Roads, Pipes, Crops, and Soil: An Examination of Changes in the Physical Landscape through Environmental Planning and Photography

The Dickinson Research and Extension Center is now hosting an Exhibition by Meghan L. E. Kirkwood titled: Roads, Pipes, Crops, and Soil: An Examination of Changes in the Physical Landscape through Environmental Planning and Photography.

There is a robust amount of publicly available data and research about the Bakken region, but too often it is presented in formats ill-equipped to inform citizens or to ground public discourse: data sets, uncommon file formats, annual reports. The Bakken formation extends over 200,000 sq. miles and the issues affecting this area are as vast as its geography. This collection of boards and photographs seeks to highlight big changes and promote discussion on resultant issues that are difficult to conceptualize.

Roads, Pipes, Crops, and Soil is a collaborative landscape architecture and photography exhibit that looks at physical impacts on environmental and social systems as a result of rapid oil and natural gas development. Physical alterations to the western North Dakota landscape are one aspect of the complex intersection of physical, biological, and social changes resulting from an increase in natural resource extraction activities. The creation of new roads, pipelines, housing, and commercial zones has reshaped parts of the region and these changes will have legacy beyond the boom and bust cycle of oil development on residents. This exhibition aims to describe some of these changes and assist in current reflections by residents over the region’s long-term planning.

Landscape Architecture and Environmental Photography are both process driven disciplines that produce work to represent places and issues in the context of time. Environmental planning is considered “the theory and practice of making good, interrelated decisions about the natural environment (natural resources, wildlife, and natural hazards), working landscapes (farms, forests, and lands from which minerals are extracted), public health (air and water pollution, toxins, and waste disposal), and the built environment.[1] Environmental Photography describes a method of examining the landscape in relation to its use and management. Rather than foreground the individual photographer’s interpretation of a given space, Environmental Photography seeks to explicate the role of biological and engineered inputs in shaping a landscape. Both Environmental Planning and Environmental Photography disciplines employ a holistic approach towards the investigation of landscapes. Through a shared focus on analyzing physical, social, and biological inputs, the two disciplines work to overcome the pull of the picturesque and reveal the landscape as a dynamic system.

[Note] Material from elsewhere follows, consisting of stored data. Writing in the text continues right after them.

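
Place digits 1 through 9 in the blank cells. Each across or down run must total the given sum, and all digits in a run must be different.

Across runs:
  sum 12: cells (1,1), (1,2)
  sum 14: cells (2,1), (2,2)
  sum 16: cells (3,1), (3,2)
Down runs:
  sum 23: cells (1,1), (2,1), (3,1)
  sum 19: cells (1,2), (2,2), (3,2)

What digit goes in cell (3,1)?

16 in 2 cells must be {7,9}; 23 in 3 cells must be {6,8,9}.
The 16 across and the 23 down share only 9, so (3,1) = 9.
(3,2) = 16 − 9 = 7 completes the 16 across.
Given what's placed, (1,1) must be 8 to fit the 12 across and 23 down.
(1,2) = 12 − 8 = 4 completes the 12 across.
(2,1) = 23 − 17 = 6 completes the 23 down.
(2,2) = 14 − 6 = 8 completes the 14 across.

9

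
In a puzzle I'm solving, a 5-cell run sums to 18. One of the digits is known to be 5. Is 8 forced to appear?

Counterexample: {1,2,3,5,7} sums to 18 under that restriction without using 8.

No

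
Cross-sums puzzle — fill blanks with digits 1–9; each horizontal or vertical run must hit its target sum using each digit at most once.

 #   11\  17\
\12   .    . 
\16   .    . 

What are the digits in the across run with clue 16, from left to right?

16 in 2 cells must be {7,9}; 17 in 2 cells must be {8,9}.
The 16 across and the 17 down share only 9, so R2C2 = 9.
R1C2 = 17 − 9 = 8 completes the 17 down.
R2C1 = 16 − 9 = 7 completes the 16 across.
R1C1 = 12 − 8 = 4 completes the 12 across.

7, 9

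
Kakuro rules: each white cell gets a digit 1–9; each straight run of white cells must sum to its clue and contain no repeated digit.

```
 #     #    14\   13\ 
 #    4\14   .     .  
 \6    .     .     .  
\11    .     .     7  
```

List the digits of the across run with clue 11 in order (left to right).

1 3 7

6 in 3 cells must be {1,2,3}; 4 in 2 cells must be {1,3}.
R1C3 = 5: the only remaining digit allowed by both the 14 across and the 13 down.
R2C3 = 13 − 12 = 1 completes the 13 down.
R1C2 = 14 − 5 = 9 completes the 14 across.
Given what's placed, R2C1 must be 3 to fit the 6 across and 4 down.
R2C2 = 6 − 4 = 2 completes the 6 across.
R3C1 = 4 − 3 = 1 completes the 4 down.
R3C2 = 11 − 8 = 3 completes the 11 across.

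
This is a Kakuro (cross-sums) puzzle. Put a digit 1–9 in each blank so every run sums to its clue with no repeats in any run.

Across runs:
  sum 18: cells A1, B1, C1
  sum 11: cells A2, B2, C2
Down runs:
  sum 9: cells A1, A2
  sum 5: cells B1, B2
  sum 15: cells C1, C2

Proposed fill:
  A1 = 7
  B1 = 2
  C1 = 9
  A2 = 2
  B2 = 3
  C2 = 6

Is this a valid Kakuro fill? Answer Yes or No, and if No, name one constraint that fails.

Yes

Across: 7+2+9=18; 2+3+6=11. Down: 7+2=9; 2+3=5; 9+6=15. No digit repeats within any run.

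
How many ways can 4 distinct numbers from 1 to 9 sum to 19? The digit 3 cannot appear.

6

4 distinct digits from 1–9 sum between 10 and 30.
Dropping sets that contain 3.
Enumerating: {1,2,7,9}, {1,4,5,9}, {1,4,6,8}, {1,5,6,7}, {2,4,5,8}, {2,4,6,7}.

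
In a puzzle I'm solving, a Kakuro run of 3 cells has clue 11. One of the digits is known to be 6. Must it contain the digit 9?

Counterexample: {1,4,6} sums to 11 under that restriction without using 9.

No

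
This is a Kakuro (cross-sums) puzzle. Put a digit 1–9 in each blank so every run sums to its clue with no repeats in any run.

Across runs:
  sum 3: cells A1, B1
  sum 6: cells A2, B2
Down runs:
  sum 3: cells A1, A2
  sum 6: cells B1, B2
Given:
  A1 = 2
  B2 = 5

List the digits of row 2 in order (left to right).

3 in 2 cells must be {1,2}.
B1 = 3 − 2 = 1 completes the 3 across.
A2 = 6 − 5 = 1 completes the 6 across.

1 5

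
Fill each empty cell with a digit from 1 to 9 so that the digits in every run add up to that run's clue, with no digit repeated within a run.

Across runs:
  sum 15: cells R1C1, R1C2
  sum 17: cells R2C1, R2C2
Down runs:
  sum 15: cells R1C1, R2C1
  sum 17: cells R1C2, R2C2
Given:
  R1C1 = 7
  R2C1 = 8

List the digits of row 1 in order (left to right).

7 8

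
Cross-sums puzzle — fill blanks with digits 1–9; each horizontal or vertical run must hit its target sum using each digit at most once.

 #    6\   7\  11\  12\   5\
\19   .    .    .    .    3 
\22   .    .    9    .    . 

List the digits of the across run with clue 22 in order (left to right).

R1C3 = 11 − 9 = 2 completes the 11 down.
R2C5 = 5 − 3 = 2 completes the 5 down.
No cell is forced outright now. R2C1 can only be 1 or 4 (the digits allowed by both its 22 across and its 6 down). If R2C1 = 4: then R1C1 would have to be in {1,4,5,6,7,8,9} for the 19 across but in {2} for the 6 down — contradiction. So R2C1 = 1.
R1C1 = 6 − 1 = 5 completes the 6 down.
R1C2 = 1: the only remaining digit allowed by both the 19 across and the 7 down.
R1C4 = 19 − 11 = 8 completes the 19 across.
R2C2 = 7 − 1 = 6 completes the 7 down.
R2C4 = 22 − 18 = 4 completes the 22 across.

1, 6, 9, 4, 2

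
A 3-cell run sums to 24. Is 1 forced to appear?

The only way to make 24 from 3 distinct digits is {7,8,9}, which does not contain 1.

No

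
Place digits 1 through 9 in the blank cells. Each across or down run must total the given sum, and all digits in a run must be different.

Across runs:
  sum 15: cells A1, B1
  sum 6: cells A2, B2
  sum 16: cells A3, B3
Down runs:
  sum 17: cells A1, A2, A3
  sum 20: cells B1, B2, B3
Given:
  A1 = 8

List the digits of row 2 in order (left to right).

16 in 2 cells must be {7,9}.
B1 = 15 − 8 = 7 completes the 15 across.
A3 = 7: the only remaining digit allowed by both the 16 across and the 17 down.
B3 = 16 − 7 = 9 completes the 16 across.
A2 = 17 − 15 = 2 completes the 17 down.
B2 = 6 − 2 = 4 completes the 6 across.

2 4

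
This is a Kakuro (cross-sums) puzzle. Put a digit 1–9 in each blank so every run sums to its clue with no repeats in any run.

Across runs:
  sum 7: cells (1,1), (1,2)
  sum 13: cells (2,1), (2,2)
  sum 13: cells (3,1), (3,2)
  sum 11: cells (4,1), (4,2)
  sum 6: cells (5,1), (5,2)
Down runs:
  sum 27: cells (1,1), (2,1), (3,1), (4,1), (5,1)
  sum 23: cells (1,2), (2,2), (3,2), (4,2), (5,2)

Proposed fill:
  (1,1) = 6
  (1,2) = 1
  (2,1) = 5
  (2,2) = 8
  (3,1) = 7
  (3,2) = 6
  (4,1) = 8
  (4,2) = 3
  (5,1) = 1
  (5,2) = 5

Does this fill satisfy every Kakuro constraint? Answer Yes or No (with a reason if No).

Yes

Across: 6+1=7; 5+8=13; 7+6=13; 8+3=11; 1+5=6. Down: 6+5+7+8+1=27; 1+8+6+3+5=23. No digit repeats within any run.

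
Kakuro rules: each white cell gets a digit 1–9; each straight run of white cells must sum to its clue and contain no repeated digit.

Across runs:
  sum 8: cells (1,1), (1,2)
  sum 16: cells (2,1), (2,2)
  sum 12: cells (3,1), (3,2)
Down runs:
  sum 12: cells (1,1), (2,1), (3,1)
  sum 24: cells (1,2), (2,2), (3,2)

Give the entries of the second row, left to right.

7, 9

16 in 2 cells must be {7,9}; 24 in 3 cells must be {7,8,9}.
The 8 across and the 24 down share only 7, so (1,2) = 7.
Given what's placed, (2,2) must be 9 to fit the 16 across and 24 down.
(3,2) = 24 − 16 = 8 completes the 24 down.
(1,1) = 8 − 7 = 1 completes the 8 across.
(2,1) = 16 − 9 = 7 completes the 16 across.
(3,1) = 12 − 8 = 4 completes the 12 across.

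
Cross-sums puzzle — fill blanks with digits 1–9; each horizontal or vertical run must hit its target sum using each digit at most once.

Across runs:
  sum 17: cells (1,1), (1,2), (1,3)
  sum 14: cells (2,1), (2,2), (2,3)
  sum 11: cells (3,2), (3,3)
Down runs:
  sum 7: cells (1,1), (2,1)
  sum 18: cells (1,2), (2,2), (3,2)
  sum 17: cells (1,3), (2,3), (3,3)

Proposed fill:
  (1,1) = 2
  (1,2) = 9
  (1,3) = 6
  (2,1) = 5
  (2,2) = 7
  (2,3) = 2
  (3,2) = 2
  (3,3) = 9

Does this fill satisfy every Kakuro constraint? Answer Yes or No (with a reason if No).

Across: 2+9+6=17; 5+7+2=14; 2+9=11. Down: 2+5=7; 9+7+2=18; 6+2+9=17. No digit repeats within any run.

Yes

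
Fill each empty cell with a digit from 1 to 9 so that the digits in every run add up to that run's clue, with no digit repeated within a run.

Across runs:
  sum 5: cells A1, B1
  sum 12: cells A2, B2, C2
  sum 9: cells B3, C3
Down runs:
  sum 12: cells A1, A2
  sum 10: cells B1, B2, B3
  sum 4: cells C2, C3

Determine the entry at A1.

4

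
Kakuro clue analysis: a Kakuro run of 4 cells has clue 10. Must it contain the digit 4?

Yes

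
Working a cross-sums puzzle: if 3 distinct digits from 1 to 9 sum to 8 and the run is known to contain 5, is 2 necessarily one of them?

The only way to make 8 from 3 distinct digits under that restriction is {1,2,5}, which contains 2.

Yes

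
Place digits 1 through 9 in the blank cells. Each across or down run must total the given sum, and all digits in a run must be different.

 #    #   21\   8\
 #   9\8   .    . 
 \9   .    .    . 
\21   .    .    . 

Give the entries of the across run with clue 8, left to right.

Nothing is forced directly, so branch on R3C3, whose candidates are 4 or 5. If R3C3 = 5: that forces R3C1 = 7, R3C2 = 9, R2C1 = 2, R2C2 = 4, after which R2C3 would have to be in {3} for the 9 across but in {1,2} for the 8 down — contradiction. So R3C3 = 4.
Given what's placed, R3C1 must be 8 to fit the 21 across and 9 down.
R3C2 = 21 − 12 = 9 completes the 21 across.
R2C1 = 9 − 8 = 1 completes the 9 down.
R2C2 = 5: the only remaining digit allowed by both the 9 across and the 21 down.
R2C3 = 9 − 6 = 3 completes the 9 across.
R1C2 = 21 − 14 = 7 completes the 21 down.
R1C3 = 8 − 7 = 1 completes the 8 across.

7 1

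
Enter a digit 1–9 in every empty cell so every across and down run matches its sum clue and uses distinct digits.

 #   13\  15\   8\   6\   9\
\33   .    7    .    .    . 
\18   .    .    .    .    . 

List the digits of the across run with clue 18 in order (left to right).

4 8 3 2 1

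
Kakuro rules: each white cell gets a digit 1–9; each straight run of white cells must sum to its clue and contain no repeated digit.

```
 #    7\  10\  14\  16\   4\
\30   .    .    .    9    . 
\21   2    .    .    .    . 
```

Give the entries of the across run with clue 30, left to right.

16 in 2 cells must be {7,9}; 4 in 2 cells must be {1,3}.
R1C1 = 7 − 2 = 5 completes the 7 down.
R2C4 = 16 − 9 = 7 completes the 16 down.
Nothing is forced directly, so branch on R1C3, whose candidates are 6 or 8. If R1C3 = 8: that forces R1C5 = 1, R2C3 = 6, after which R2C5 would have to be in {1,5} for the 21 across but in {3} for the 4 down — contradiction. So R1C3 = 6.
Given what's placed, R1C5 must be 3 to fit the 30 across and 4 down.
R2C3 = 14 − 6 = 8 completes the 14 down.
R2C5 = 4 − 3 = 1 completes the 4 down.
R1C2 = 30 − 23 = 7 completes the 30 across.

5 7 6 9 3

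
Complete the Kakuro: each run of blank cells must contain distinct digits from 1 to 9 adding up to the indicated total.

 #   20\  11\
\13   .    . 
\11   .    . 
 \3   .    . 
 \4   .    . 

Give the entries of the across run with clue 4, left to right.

1 3

3 in 2 cells must be {1,2}; 4 in 2 cells must be {1,3}; 11 in 4 cells must be {1,2,3,5}.
Only 5 fits R1C2 under both its across sum 13 and down sum 11.
R1C1 = 13 − 5 = 8 completes the 13 across.
Nothing is forced directly, so branch on R2C2, whose candidates are 2 or 3. If R2C2 = 3: then R2C1 would have to be in {8} for the 11 across but in {1,2,3,4,5,6,7,9} for the 20 down — contradiction. So R2C2 = 2.
R2C1 = 11 − 2 = 9 completes the 11 across.
R3C2 = 1: the only remaining digit allowed by both the 3 across and the 11 down.
Given what's placed, R4C1 must be 1 to fit the 4 across and 20 down.
R4C2 = 4 − 1 = 3 completes the 4 across.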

This exhibition represents an ongoing collaboration between two North Dakota State University Assistant professors, who both work in the region. Dominic L. Fisher is an Assistant Professor of Landscape Architecture and a practicing landscape architect. His experience in large-scale land planning helps to engage community input and aid planners and engineers involved in public infrastructure projects. Meghan L.E. Kirkwood is an Assistant Professor Visual Arts. Her research focuses on the representation of landscape, in particular, how landscape images both reflect and reinforce values towards the natural environment.

All photographs were taken by Meghan L. E. Kirkwood and are archival pigment prints, 16 x 20 inches.


[1] Tom Daniels and Katherine Daniels. The environmental planning handbook: for sustainable communities and regions. American Planning Association, 2003.